Xylene appears superior to Hexane as a solvent.
Shorter batch durations are generally superior to longer.
Optimal temperature is near the middle of the range with some dependence on batch duration (higher temperature for longer duration, which is nonintuitive to me).
I wish I had gone through the rsm package vignettes before doing this assignment.
There are three: rsm.pdf rs-illus.pdf rsm-plots.pdf
Note that my usage of the rsm package was less sophisticated when I initially did this (e.g. I only used SO models so could not plot contours until I had enough points).
I still don’t understand how to choose specific values for discrete factors.
The score modifier: \[5.0 \times \dfrac{\text{Your optimum} - \text{Baseline}}{\text{True optimum} - \text{Baseline}} - 0.25N + 3.0\] where \(N\) is your number of experiments
looks like a good benchmark. Let’s try estimating the behavior of this over a range of \(N\) and \(optimum\)
Understanding this behavior should be helpful when trying to choose a stopping point.
Remember: “The grading for this question will be marked mostly on the systematic methodology used to approach the optimum.”

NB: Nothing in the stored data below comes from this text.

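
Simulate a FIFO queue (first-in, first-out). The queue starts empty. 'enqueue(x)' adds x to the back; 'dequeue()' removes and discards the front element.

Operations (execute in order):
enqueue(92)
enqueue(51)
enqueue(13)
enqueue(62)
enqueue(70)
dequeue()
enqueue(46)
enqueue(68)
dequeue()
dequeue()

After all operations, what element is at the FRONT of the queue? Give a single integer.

enqueue(92): queue = [92]
enqueue(51): queue = [92, 51]
enqueue(13): queue = [92, 51, 13]
enqueue(62): queue = [92, 51, 13, 62]
enqueue(70): queue = [92, 51, 13, 62, 70]
dequeue(): queue = [51, 13, 62, 70]
enqueue(46): queue = [51, 13, 62, 70, 46]
enqueue(68): queue = [51, 13, 62, 70, 46, 68]
dequeue(): queue = [13, 62, 70, 46, 68]
dequeue(): queue = [62, 70, 46, 68]

Answer: 62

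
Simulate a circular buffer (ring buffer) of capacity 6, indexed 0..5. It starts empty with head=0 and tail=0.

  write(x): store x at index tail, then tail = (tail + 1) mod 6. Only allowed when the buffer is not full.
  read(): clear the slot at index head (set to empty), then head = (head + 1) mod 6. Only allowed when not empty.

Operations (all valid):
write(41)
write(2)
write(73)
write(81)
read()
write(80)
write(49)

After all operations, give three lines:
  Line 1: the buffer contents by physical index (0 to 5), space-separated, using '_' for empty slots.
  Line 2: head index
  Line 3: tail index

Answer: _ 2 73 81 80 49
1
0

Derivation:
write(41): buf=[41 _ _ _ _ _], head=0, tail=1, size=1
write(2): buf=[41 2 _ _ _ _], head=0, tail=2, size=2
write(73): buf=[41 2 73 _ _ _], head=0, tail=3, size=3
write(81): buf=[41 2 73 81 _ _], head=0, tail=4, size=4
read(): buf=[_ 2 73 81 _ _], head=1, tail=4, size=3
write(80): buf=[_ 2 73 81 80 _], head=1, tail=5, size=4
write(49): buf=[_ 2 73 81 80 49], head=1, tail=0, size=5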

# Take a guess at the true optimum (try different values)
#trueOpt <- 1500
trueOpt <- 1200
baseline <- 515
N <- 1:20
opt <- seq(515, trueOpt, 20)
grd <- expand.grid(N, opt)
colnames(grd) <- c("N", "opt")
scoreMod <- function(N, opt, trueOpt=1500) {
5.0 * (opt - baseline) / (trueOpt - baseline) - 0.25 * N + 3.0
}
grd$score <- with(grd, 5.0 * (opt - baseline) / (trueOpt - baseline) - 0.25 * N + 3.0)
library(lattice)
## Warning: package 'lattice' was built under R version 3.0.3
contourplot(score ~ N + opt, data=grd, #xlim=v, ylim=v,
cuts=10, region=TRUE,
main="Estimated Score Modifier by N and Optimum Achieved",
col.regions = terrain.colors(100))
These comments based on trueBaseline = 1500
If all I wanted was to maximize this score metric I would seriously consider stopping after experiment 4 given that the estimated score modifier of 4.6 looks quite good (written before I performed experiment 5).
The prediction for experiment 5 is promising though. Assuming a similar prediction error as for experiment 4 we would have a score modifier of 5. In reality the actual result for exp 5 was much worse than the prediction.